As an author, Matt Haig’s books hit close to home. His characters portray a depth close to reality, embodying both failure and negativity, which is not entirely unknown to most of us. He reminds the readers that life is a combination of reasons – reasons to regret and yet reasons to celebrate. Focusing on any one of these aspects can easily derail the balance and cause anguish.

As Guardian review rightly said – The midnight library is a celebration of life’s possibilities. Though light in tone and easy to read, it packs an impactful punch. It could lead you towards that metaphorical light that had been evading you these past few months.

“she wished there was nothing but doors ahead of her, which she could walk through one by one, leaving everything behind”

Dejection. Desolation. Depression.

Most of us are familiar with these feelings, either as an integral part of living or a small part of our self hidden deep in a corner of our psyche. The question is – are we able to identify them as such and overcome them.

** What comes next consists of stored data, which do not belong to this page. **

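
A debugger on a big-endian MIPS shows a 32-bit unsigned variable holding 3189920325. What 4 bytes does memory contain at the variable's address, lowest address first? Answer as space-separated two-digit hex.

BE 22 52 45

3189920325 in hexadecimal, padded to 32 bits, is 0xBE225245.
Split into bytes (most-significant first): BE 22 52 45.
In big-endian order the high byte comes first in memory.
So the memory order matches the most-significant-first order: BE 22 52 45.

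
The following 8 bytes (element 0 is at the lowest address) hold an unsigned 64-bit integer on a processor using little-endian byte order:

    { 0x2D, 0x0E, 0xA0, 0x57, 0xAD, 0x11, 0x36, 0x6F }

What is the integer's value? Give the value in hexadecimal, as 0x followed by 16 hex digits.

0x6F3611AD57A00E2D

In little-endian order the low byte comes first in memory.
Reassemble most-significant byte first: 6F 36 11 AD 57 A0 0E 2D → 0x6F3611AD57A00E2D.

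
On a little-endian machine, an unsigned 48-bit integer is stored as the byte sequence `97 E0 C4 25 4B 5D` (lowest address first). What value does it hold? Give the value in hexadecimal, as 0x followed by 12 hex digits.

0x5D4B25C4E097

In little-endian order the low byte comes first in memory.
Reassemble most-significant byte first: 5D 4B 25 C4 E0 97 → 0x5D4B25C4E097.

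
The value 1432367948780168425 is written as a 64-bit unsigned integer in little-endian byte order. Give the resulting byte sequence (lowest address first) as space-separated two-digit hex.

E9 64 B2 76 0F CB E0 13

1432367948780168425 in hexadecimal, padded to 64 bits, is 0x13E0CB0F76B264E9.
Split into bytes (most-significant first): 13 E0 CB 0F 76 B2 64 E9.
Little-endian: lowest address holds the least-significant byte.
So at ascending addresses the bytes are E9 64 B2 76 0F CB E0 13.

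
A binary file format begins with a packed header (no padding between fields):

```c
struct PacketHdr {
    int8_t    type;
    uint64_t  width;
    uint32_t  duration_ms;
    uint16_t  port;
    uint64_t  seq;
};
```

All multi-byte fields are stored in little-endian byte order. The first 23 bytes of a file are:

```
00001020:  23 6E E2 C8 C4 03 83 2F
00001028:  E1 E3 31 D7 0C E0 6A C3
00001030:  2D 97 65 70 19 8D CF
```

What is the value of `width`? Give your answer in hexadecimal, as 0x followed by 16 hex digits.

0xE12F8303C4C8E26E

`width` follows `type` (1 byte), so it starts at byte offset 1 and occupies 8 bytes.
Bytes at offsets 1..8: 6E E2 C8 C4 03 83 2F E1.
Little-endian stores the least-significant byte at the lowest address.
Reassemble most-significant byte first: E1 2F 83 03 C4 C8 E2 6E → 0xE12F8303C4C8E26E.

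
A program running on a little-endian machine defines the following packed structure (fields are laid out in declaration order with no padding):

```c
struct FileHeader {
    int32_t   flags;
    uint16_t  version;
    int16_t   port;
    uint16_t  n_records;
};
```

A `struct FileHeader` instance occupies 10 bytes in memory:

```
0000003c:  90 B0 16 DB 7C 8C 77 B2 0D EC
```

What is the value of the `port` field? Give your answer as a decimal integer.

`port` follows `flags` (4 B), `version` (2 B), so it starts at offset 4 + 2 = 6 and occupies 2 bytes.
Bytes at offsets 6..7: 77 B2.
In little-endian order the low byte comes first in memory.
Reassemble most-significant byte first: B2 77 → 0xB277.
Top bit is set, so as a signed 16-bit value this is 0xB277 − 2^16 = -19849.

-19849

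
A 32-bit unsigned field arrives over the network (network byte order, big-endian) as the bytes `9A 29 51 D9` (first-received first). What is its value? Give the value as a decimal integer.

2586399193

Big-endian: lowest address holds the most-significant byte.
The bytes are already most-significant first: 0x9A2951D9.
0x9A2951D9 = 2586399193.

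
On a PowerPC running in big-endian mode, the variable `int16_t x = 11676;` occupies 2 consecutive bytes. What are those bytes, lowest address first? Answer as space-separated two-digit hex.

11676 in hexadecimal, padded to 16 bits, is 0x2D9C.
Split into bytes (most-significant first): 2D 9C.
In big-endian order the high byte comes first in memory.
So the memory order matches the most-significant-first order: 2D 9C.

2D 9C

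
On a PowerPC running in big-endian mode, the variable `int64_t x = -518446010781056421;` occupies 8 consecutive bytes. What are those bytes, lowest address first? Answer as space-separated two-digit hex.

F8 CE 1C 19 9C 2D 42 5B

Two's complement of -518446010781056421 in 64 bits: 518446010781056421 = 0x0731E3E663D2BDA5; invert → 0xF8CE1C199C2D425A; add 1 → 0xF8CE1C199C2D425B.
Split into bytes (most-significant first): F8 CE 1C 19 9C 2D 42 5B.
In big-endian order the high byte comes first in memory.
So the memory order matches the most-significant-first order: F8 CE 1C 19 9C 2D 42 5B.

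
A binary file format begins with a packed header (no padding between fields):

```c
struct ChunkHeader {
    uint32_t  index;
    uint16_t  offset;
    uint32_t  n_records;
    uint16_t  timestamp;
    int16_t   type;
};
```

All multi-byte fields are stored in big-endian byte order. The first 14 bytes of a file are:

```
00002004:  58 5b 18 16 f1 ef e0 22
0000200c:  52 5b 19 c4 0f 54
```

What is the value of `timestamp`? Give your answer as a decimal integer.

`timestamp` follows `index` (4 B), `offset` (2 B), `n_records` (4 B), so it starts at offset 4 + 2 + 4 = 10 and occupies 2 bytes.
Bytes at offsets 10..11: 19 C4.
Big-endian: lowest address holds the most-significant byte.
The bytes are already most-significant first: 0x19C4.
0x19C4 = 6596.

6596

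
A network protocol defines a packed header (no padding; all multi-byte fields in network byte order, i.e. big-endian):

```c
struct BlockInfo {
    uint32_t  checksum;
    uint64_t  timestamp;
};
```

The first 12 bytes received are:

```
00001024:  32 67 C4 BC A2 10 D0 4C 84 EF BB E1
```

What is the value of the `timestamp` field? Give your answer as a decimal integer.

`timestamp` follows `checksum` (4 bytes), so it starts at byte offset 4 and occupies 8 bytes.
Bytes at offsets 4..11: A2 10 D0 4C 84 EF BB E1.
In big-endian order the high byte comes first in memory.
The bytes are already most-significant first: 0xA210D04C84EFBBE1.
0xA210D04C84EFBBE1 = 11678062860838091745.

11678062860838091745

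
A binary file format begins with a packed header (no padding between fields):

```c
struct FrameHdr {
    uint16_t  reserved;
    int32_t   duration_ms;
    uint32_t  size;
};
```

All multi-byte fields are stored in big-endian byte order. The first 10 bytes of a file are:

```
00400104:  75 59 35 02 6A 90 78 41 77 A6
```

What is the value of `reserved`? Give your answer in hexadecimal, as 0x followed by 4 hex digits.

0x7559

`reserved` is the first field, at byte offset 0, occupying 2 bytes.
Bytes at offsets 0..1: 75 59.
In big-endian order the high byte comes first in memory.
The bytes are already most-significant first: 0x7559.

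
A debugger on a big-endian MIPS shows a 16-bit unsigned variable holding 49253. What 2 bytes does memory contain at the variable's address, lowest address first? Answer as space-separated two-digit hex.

C0 65

49253 in hexadecimal, padded to 16 bits, is 0xC065.
Split into bytes (most-significant first): C0 65.
Big-endian: lowest address holds the most-significant byte.
So the memory order matches the most-significant-first order: C0 65.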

Nora Seed, 35 year old talented swimmer – who gave up swimming to hide from attention instead of going on to be the Olympic winner, outstanding musician – gave up the dream team instead of going on to be the rock star, philosophy graduate – instead of being the glaciologist that could have led for her to contribute in saving the world in a meaningful way, is going through the roughest day of her life

Nora’s cat dies, she loses a job that she has held on to though its way below her skill set, lost touch with her best (and only) friend and is on a “ignore” list of her brother.

Hitting rock bottom puts her in touch with a midnight library existing somewhere between life and death, which gives her a chance to explore all those lives she could have had, if and only if, she had taken a different decision at some critical points in her life.

This book explores the many lives Nora could have lived, if she had decided to pick a dream, either hers or that of an important person in her life and lived it. These possible, un-lived lives of Nora, also provide an insight into the balance universe creates around the decisions we make and the chances we decide to take. If she had decided to move to Australia with her best friend, it could also mean a life grieving the death of that very friend, lost to a car accident soon after.

Nora decides to pick her own “root life” in the end, the very one she had been meaning to end. Though poignant in some ways, the books ending is a cliche. Nora survives her suicide attempt, stronger with her will to live and to make changes leading to happiness. Being a fiction, as the book is, suddenly in the next one day everything starts turning in her favour.

In real life, going from a despondency to optimism may take longer than the book, but it does happen. It happens when we start finding the reasons to be happy. It happens when we decide to accept life as it comes and yet live to the fullest in spite of it.

“there was no way of living that can immunise you against sadness. And that sadness is intrinsically part of the fabric of happiness. You can’t have one without the other. Of course, they come in different degrees and quantities. But there is no life where you cab be in a state of sheer happiness for ever. And imagining there is just breeds more unhappiness in the life you’re in.”